I plan on retiring in Cancun in January 2013. So much outdated/confusing info out there re: length of stay and FM-3 visa application. Can anyone answer the following:

1. What is the permitted length of stay on a valid passport?
2. Where can the latest/greatest FM-3 info and application be found?

Thanks


----------



## Longford (May 25, 2012)

hooah121045 said:


> I plan on retiring in Cancun in January 2013. So much outdated/confusing info out there re: length of stay and FM-3 visa application. Can anyone answer the following:
> 
> 1. What is the permitted length of stay on a valid passport?
> 2. Where can the latest/greatest FM-3 info and application be found?
> ...


:welcome:

There is a current, extensive discussion on this forum about Mexico's immigration rules and recent changes and I think you will be helped by reading through it and following some of the links provided, etc. 

Best of luck.


----------



## eagles100 (Jun 28, 2011)

There is a lawyer in Playa del Carmen who deals with immigration issues. He's posted about these latest changes. I don't know him but you could maybe contact him if you want extra help: Contact - My Mexican Lawyer


----------



## hooah121045 (Nov 15, 2012)

Thanks, Eagles


----------



## hooah121045 (Nov 15, 2012)

Thanks, Longford


----------



## eagles100 (Jun 28, 2011)

I do agree with Longford to read through the latest discussions about the new immigration laws though it can get confusing. We will be following you shortly but to Lake Chapala and so we're very interested in knowing the requirements. We think we'll be ok. Since last week's posting of the new laws, there have been added information/clarifications. If you have sufficient earnings or savings/retirement funds, you'll probably be ok but don't quote me lol.
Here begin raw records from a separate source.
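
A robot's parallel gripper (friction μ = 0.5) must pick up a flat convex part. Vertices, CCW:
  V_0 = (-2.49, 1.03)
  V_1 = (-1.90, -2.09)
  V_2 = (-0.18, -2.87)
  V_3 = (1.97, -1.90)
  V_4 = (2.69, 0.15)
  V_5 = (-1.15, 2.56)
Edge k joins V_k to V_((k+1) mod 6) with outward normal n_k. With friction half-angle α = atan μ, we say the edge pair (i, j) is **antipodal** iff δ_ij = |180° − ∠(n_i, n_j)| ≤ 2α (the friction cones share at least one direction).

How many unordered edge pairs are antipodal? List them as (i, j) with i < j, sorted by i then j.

α = atan 0.5 = 26.57°;  2α = 53.13°
n_0 = (-0.9826, -0.1858)
n_1 = (-0.4130, -0.9107)
n_2 = (+0.4112, -0.9115)
n_3 = (+0.9435, -0.3314)
n_4 = (+0.5316, +0.8470)
n_5 = (-0.7523, +0.6589)
  (0,1): δ = 125.10°  ·
  (0,2): δ = 76.43°  ·
  (0,3): δ = 30.06°  ✓
  (0,4): δ = 47.18°  ✓
  (0,5): δ = 128.08°  ·
  (1,2): δ = 131.32°  ·
  (1,3): δ = 84.96°  ·
  (1,4): δ = 7.72°  ✓
  (1,5): δ = 73.18°  ·
  (2,3): δ = 133.64°  ·
  (2,4): δ = 56.40°  ·
  (2,5): δ = 24.50°  ✓
  (3,4): δ = 102.76°  ·
  (3,5): δ = 21.86°  ✓
  (4,5): δ = 99.10°  ·
antipodal pairs: 5

count = 5; pairs: (0,3), (0,4), (1,4), (2,5), (3,5)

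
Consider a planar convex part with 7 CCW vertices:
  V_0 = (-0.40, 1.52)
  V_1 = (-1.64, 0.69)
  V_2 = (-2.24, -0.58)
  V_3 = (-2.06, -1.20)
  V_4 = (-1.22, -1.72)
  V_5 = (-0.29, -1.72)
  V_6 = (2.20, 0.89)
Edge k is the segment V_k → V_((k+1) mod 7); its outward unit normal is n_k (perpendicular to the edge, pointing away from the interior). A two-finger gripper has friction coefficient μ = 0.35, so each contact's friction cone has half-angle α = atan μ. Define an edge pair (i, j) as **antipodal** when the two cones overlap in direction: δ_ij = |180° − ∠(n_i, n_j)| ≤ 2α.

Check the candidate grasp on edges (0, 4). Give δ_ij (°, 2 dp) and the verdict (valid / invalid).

δ = 33.80°, valid

α = atan 0.35 = 19.29°;  2α = 38.58°
edge 0: e_0 = (-1.24, -0.83);  n_0 = (-0.5562, +0.8310)
edge 4: e_4 = (+0.93, +0.00);  n_4 = (+0.0000, -1.0000)
∠(n_0, n_4) = 146.20°
δ = |180° − 146.20°| = 33.80°
33.80° ≤ 2α = 38.58°  →  valid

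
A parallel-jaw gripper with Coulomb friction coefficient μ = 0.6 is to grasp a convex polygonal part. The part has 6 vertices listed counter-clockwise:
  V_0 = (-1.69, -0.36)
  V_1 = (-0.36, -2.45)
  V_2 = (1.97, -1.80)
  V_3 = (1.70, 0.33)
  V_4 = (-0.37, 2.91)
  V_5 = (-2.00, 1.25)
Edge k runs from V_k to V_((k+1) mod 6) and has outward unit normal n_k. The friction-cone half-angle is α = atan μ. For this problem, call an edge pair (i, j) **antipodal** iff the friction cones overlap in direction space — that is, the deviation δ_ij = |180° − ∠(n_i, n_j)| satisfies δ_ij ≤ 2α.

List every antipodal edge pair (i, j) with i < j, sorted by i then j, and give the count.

count = 6; pairs: (0,2), (0,3), (1,4), (2,4), (2,5), (3,5)

α = atan 0.6 = 30.96°;  2α = 61.93°
n_0 = (-0.8437, -0.5369)
n_1 = (+0.2687, -0.9632)
n_2 = (+0.9921, +0.1258)
n_3 = (+0.7800, +0.6258)
n_4 = (-0.7135, +0.7006)
n_5 = (-0.9820, -0.1891)
  (0,1): δ = 106.88°  ·
  (0,2): δ = 25.25°  ✓
  (0,3): δ = 6.27°  ✓
  (0,4): δ = 103.05°  ·
  (0,5): δ = 158.43°  ·
  (1,2): δ = 98.36°  ·
  (1,3): δ = 66.85°  ·
  (1,4): δ = 29.93°  ✓
  (1,5): δ = 85.31°  ·
  (2,3): δ = 148.48°  ·
  (2,4): δ = 51.70°  ✓
  (2,5): δ = 3.67°  ✓
  (3,4): δ = 83.22°  ·
  (3,5): δ = 27.84°  ✓
  (4,5): δ = 124.62°  ·
antipodal pairs: 6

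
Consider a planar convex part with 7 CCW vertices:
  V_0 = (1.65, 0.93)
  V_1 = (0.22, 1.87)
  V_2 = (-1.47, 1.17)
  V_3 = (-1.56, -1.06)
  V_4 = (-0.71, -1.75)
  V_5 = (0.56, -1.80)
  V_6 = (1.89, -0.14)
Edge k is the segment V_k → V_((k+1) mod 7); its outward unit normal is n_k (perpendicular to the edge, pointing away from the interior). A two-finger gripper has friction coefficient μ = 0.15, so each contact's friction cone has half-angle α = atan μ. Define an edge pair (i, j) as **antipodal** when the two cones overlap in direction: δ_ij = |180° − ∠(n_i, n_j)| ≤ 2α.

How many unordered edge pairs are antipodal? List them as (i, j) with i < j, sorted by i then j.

α = atan 0.15 = 8.53°;  2α = 17.06°
n_0 = (+0.5493, +0.8356)
n_1 = (-0.3827, +0.9239)
n_2 = (-0.9992, +0.0403)
n_3 = (-0.6302, -0.7764)
n_4 = (-0.0393, -0.9992)
n_5 = (+0.7804, -0.6253)
n_6 = (+0.9758, +0.2189)
  (0,1): δ = 124.18°  ·
  (0,2): δ = 58.99°  ·
  (0,3): δ = 5.75°  ✓
  (0,4): δ = 31.06°  ·
  (0,5): δ = 84.62°  ·
  (0,6): δ = 135.96°  ·
  (1,2): δ = 114.81°  ·
  (1,3): δ = 61.57°  ·
  (1,4): δ = 24.75°  ·
  (1,5): δ = 28.80°  ·
  (1,6): δ = 80.14°  ·
  (2,3): δ = 126.76°  ·
  (2,4): δ = 89.94°  ·
  (2,5): δ = 36.39°  ·
  (2,6): δ = 14.95°  ✓
  (3,4): δ = 143.19°  ·
  (3,5): δ = 89.63°  ·
  (3,6): δ = 38.29°  ·
  (4,5): δ = 126.45°  ·
  (4,6): δ = 75.10°  ·
  (5,6): δ = 128.66°  ·
antipodal pairs: 2

count = 2; pairs: (0,3), (2,6)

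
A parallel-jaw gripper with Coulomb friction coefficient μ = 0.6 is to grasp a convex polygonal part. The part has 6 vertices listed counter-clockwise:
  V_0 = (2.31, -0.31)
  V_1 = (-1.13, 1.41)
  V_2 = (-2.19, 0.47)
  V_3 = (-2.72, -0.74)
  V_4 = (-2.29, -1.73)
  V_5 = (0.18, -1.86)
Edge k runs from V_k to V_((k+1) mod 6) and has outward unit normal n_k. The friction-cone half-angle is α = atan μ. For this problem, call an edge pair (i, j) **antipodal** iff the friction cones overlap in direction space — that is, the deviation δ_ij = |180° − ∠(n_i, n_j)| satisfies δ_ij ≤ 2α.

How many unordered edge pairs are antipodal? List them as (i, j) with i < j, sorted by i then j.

count = 5; pairs: (0,3), (0,4), (1,4), (1,5), (2,5)

α = atan 0.6 = 30.96°;  2α = 61.93°
n_0 = (+0.4472, +0.8944)
n_1 = (-0.6635, +0.7482)
n_2 = (-0.9160, +0.4012)
n_3 = (-0.9172, -0.3984)
n_4 = (-0.0526, -0.9986)
n_5 = (+0.5884, -0.8086)
  (0,1): δ = 111.87°  ·
  (0,2): δ = 87.09°  ·
  (0,3): δ = 39.96°  ✓
  (0,4): δ = 23.55°  ✓
  (0,5): δ = 62.61°  ·
  (1,2): δ = 155.22°  ·
  (1,3): δ = 108.09°  ·
  (1,4): δ = 44.58°  ✓
  (1,5): δ = 5.52°  ✓
  (2,3): δ = 132.87°  ·
  (2,4): δ = 69.36°  ·
  (2,5): δ = 30.30°  ✓
  (3,4): δ = 116.49°  ·
  (3,5): δ = 77.43°  ·
  (4,5): δ = 140.94°  ·
antipodal pairs: 5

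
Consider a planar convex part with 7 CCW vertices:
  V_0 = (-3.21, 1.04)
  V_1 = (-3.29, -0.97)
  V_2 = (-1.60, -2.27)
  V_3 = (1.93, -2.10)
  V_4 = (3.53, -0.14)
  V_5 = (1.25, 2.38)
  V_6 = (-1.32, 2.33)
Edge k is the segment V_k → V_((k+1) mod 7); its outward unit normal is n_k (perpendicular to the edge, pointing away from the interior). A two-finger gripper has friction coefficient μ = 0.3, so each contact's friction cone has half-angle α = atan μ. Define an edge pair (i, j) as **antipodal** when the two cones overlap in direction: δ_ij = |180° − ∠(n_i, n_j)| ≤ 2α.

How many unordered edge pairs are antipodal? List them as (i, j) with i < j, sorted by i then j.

α = atan 0.3 = 16.70°;  2α = 33.40°
n_0 = (-0.9992, +0.0398)
n_1 = (-0.6097, -0.7926)
n_2 = (+0.0481, -0.9988)
n_3 = (+0.7747, -0.6324)
n_4 = (+0.7415, +0.6709)
n_5 = (-0.0195, +0.9998)
n_6 = (-0.5637, +0.8259)
  (0,1): δ = 125.29°  ·
  (0,2): δ = 84.96°  ·
  (0,3): δ = 36.95°  ·
  (0,4): δ = 44.42°  ·
  (0,5): δ = 93.39°  ·
  (0,6): δ = 126.59°  ·
  (1,2): δ = 139.67°  ·
  (1,3): δ = 91.66°  ·
  (1,4): δ = 10.29°  ✓
  (1,5): δ = 38.68°  ·
  (1,6): δ = 71.88°  ·
  (2,3): δ = 131.98°  ·
  (2,4): δ = 50.62°  ·
  (2,5): δ = 1.64°  ✓
  (2,6): δ = 31.56°  ✓
  (3,4): δ = 98.64°  ·
  (3,5): δ = 49.66°  ·
  (3,6): δ = 16.46°  ✓
  (4,5): δ = 131.02°  ·
  (4,6): δ = 97.82°  ·
  (5,6): δ = 146.80°  ·
antipodal pairs: 4

count = 4; pairs: (1,4), (2,5), (2,6), (3,6)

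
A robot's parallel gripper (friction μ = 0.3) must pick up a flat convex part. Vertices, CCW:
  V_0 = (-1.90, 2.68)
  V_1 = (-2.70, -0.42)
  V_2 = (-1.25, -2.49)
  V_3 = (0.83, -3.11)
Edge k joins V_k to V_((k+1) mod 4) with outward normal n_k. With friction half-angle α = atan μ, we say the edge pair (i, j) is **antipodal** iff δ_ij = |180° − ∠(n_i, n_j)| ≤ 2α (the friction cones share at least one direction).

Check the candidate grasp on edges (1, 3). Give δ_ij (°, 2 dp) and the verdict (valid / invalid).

α = atan 0.3 = 16.70°;  2α = 33.40°
edge 1: e_1 = (+1.45, -2.07);  n_1 = (-0.8190, -0.5737)
edge 3: e_3 = (-2.73, +5.79);  n_3 = (+0.9045, +0.4265)
∠(n_1, n_3) = 170.23°
δ = |180° − 170.23°| = 9.77°
9.77° ≤ 2α = 33.40°  →  valid

δ = 9.77°, valid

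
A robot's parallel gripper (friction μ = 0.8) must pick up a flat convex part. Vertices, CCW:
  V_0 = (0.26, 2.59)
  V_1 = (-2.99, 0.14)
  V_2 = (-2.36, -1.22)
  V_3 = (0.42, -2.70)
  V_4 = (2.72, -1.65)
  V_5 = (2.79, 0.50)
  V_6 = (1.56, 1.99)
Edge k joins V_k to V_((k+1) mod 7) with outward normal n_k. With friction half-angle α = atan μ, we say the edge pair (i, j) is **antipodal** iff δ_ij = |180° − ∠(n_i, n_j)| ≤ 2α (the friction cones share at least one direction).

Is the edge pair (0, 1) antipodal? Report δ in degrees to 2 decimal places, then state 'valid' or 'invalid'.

α = atan 0.8 = 38.66°;  2α = 77.32°
edge 0: e_0 = (-3.25, -2.45);  n_0 = (-0.6020, +0.7985)
edge 1: e_1 = (+0.63, -1.36);  n_1 = (-0.9074, -0.4203)
∠(n_0, n_1) = 77.84°
δ = |180° − 77.84°| = 102.16°
102.16° > 2α = 77.32°  →  invalid

δ = 102.16°, invalid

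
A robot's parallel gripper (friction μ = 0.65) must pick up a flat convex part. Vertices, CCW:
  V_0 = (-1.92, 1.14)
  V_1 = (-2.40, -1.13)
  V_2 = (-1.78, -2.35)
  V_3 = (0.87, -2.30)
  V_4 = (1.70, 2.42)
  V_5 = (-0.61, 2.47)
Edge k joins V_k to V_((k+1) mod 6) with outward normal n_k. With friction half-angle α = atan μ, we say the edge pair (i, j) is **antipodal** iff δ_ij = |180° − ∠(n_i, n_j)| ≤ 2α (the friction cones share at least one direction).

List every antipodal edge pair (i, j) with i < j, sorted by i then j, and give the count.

α = atan 0.65 = 33.02°;  2α = 66.05°
n_0 = (-0.9784, +0.2069)
n_1 = (-0.8915, -0.4530)
n_2 = (+0.0189, -0.9998)
n_3 = (+0.9849, -0.1732)
n_4 = (+0.0216, +0.9998)
n_5 = (-0.7124, +0.7017)
  (0,1): δ = 141.12°  ·
  (0,2): δ = 76.98°  ·
  (0,3): δ = 1.97°  ✓
  (0,4): δ = 100.70°  ·
  (0,5): δ = 147.37°  ·
  (1,2): δ = 115.86°  ·
  (1,3): δ = 36.91°  ✓
  (1,4): δ = 61.82°  ✓
  (1,5): δ = 108.49°  ·
  (2,3): δ = 101.05°  ·
  (2,4): δ = 2.32°  ✓
  (2,5): δ = 44.35°  ✓
  (3,4): δ = 81.27°  ·
  (3,5): δ = 34.59°  ✓
  (4,5): δ = 133.33°  ·
antipodal pairs: 6

count = 6; pairs: (0,3), (1,3), (1,4), (2,4), (2,5), (3,5)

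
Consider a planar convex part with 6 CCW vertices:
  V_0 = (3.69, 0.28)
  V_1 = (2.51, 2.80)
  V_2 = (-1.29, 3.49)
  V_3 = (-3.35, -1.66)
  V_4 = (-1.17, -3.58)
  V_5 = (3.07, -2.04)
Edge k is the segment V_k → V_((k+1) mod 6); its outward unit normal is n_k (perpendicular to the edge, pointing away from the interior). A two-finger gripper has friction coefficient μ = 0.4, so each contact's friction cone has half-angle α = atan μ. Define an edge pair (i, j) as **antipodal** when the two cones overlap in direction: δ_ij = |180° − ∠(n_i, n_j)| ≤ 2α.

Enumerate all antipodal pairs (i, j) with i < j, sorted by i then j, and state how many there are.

α = atan 0.4 = 21.80°;  2α = 43.60°
n_0 = (+0.9056, +0.4241)
n_1 = (+0.1787, +0.9839)
n_2 = (-0.9285, +0.3714)
n_3 = (-0.6609, -0.7504)
n_4 = (+0.3414, -0.9399)
n_5 = (+0.9661, -0.2582)
  (0,1): δ = 125.38°  ·
  (0,2): δ = 46.89°  ·
  (0,3): δ = 23.54°  ✓
  (0,4): δ = 84.87°  ·
  (0,5): δ = 139.95°  ·
  (1,2): δ = 101.51°  ·
  (1,3): δ = 31.08°  ✓
  (1,4): δ = 30.25°  ✓
  (1,5): δ = 85.33°  ·
  (2,3): δ = 109.57°  ·
  (2,4): δ = 48.24°  ·
  (2,5): δ = 6.84°  ✓
  (3,4): δ = 118.67°  ·
  (3,5): δ = 63.59°  ·
  (4,5): δ = 124.92°  ·
antipodal pairs: 4

count = 4; pairs: (0,3), (1,3), (1,4), (2,5)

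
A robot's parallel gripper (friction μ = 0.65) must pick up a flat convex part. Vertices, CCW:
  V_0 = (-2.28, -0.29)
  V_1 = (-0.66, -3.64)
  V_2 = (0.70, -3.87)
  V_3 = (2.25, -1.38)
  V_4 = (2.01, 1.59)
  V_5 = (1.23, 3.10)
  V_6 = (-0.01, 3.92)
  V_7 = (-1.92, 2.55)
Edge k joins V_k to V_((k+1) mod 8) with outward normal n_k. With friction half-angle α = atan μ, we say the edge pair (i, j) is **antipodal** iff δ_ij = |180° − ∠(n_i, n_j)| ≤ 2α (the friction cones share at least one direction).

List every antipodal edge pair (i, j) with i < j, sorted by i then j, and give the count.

count = 13; pairs: (0,2), (0,3), (0,4), (0,5), (1,4), (1,5), (1,6), (2,6), (2,7), (3,6), (3,7), (4,7), (5,7)

α = atan 0.65 = 33.02°;  2α = 66.05°
n_0 = (-0.9003, -0.4354)
n_1 = (-0.1667, -0.9860)
n_2 = (+0.8490, -0.5285)
n_3 = (+0.9968, +0.0805)
n_4 = (+0.8885, +0.4589)
n_5 = (+0.5516, +0.8341)
n_6 = (-0.5828, +0.8126)
n_7 = (-0.9921, +0.1258)
  (0,1): δ = 125.41°  ·
  (0,2): δ = 57.71°  ✓
  (0,3): δ = 21.19°  ✓
  (0,4): δ = 1.51°  ✓
  (0,5): δ = 30.72°  ✓
  (0,6): δ = 99.84°  ·
  (0,7): δ = 146.97°  ·
  (1,2): δ = 112.30°  ·
  (1,3): δ = 75.78°  ·
  (1,4): δ = 53.08°  ✓
  (1,5): δ = 23.88°  ✓
  (1,6): δ = 45.25°  ✓
  (1,7): δ = 92.37°  ·
  (2,3): δ = 143.48°  ·
  (2,4): δ = 120.78°  ·
  (2,5): δ = 91.57°  ·
  (2,6): δ = 22.45°  ✓
  (2,7): δ = 24.68°  ✓
  (3,4): δ = 157.30°  ·
  (3,5): δ = 128.10°  ·
  (3,6): δ = 58.97°  ✓
  (3,7): δ = 11.84°  ✓
  (4,5): δ = 150.80°  ·
  (4,6): δ = 81.67°  ·
  (4,7): δ = 34.54°  ✓
  (5,6): δ = 110.87°  ·
  (5,7): δ = 63.75°  ✓
  (6,7): δ = 132.88°  ·
antipodal pairs: 13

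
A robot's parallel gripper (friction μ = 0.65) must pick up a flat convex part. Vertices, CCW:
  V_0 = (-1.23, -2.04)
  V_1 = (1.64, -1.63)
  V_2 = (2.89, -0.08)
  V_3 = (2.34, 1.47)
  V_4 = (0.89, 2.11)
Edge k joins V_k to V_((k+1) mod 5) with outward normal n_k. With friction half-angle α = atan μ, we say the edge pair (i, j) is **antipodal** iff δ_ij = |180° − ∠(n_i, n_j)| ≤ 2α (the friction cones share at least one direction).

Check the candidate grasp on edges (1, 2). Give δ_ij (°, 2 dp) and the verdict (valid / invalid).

δ = 121.58°, invalid

α = atan 0.65 = 33.02°;  2α = 66.05°
edge 1: e_1 = (+1.25, +1.55);  n_1 = (+0.7784, -0.6278)
edge 2: e_2 = (-0.55, +1.55);  n_2 = (+0.9424, +0.3344)
∠(n_1, n_2) = 58.42°
δ = |180° − 58.42°| = 121.58°
121.58° > 2α = 66.05°  →  invalid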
We're still trying to figure out how much earnings is required for a couple. Good luck; moving to another country is a great adventure.


----------



## hooah121045 (Nov 15, 2012)

on the way out the door but, what are the monthly income requirements now for both single/married?


----------



## eagles100 (Jun 28, 2011)

You're best to read up as there are several options other than monthly earnings. For an individual, it's approx. $1,900 US (based on a multiplication of Mexico's minimum wage). For a couple, I don't know. I'm not that well informed but I'm trying.


----------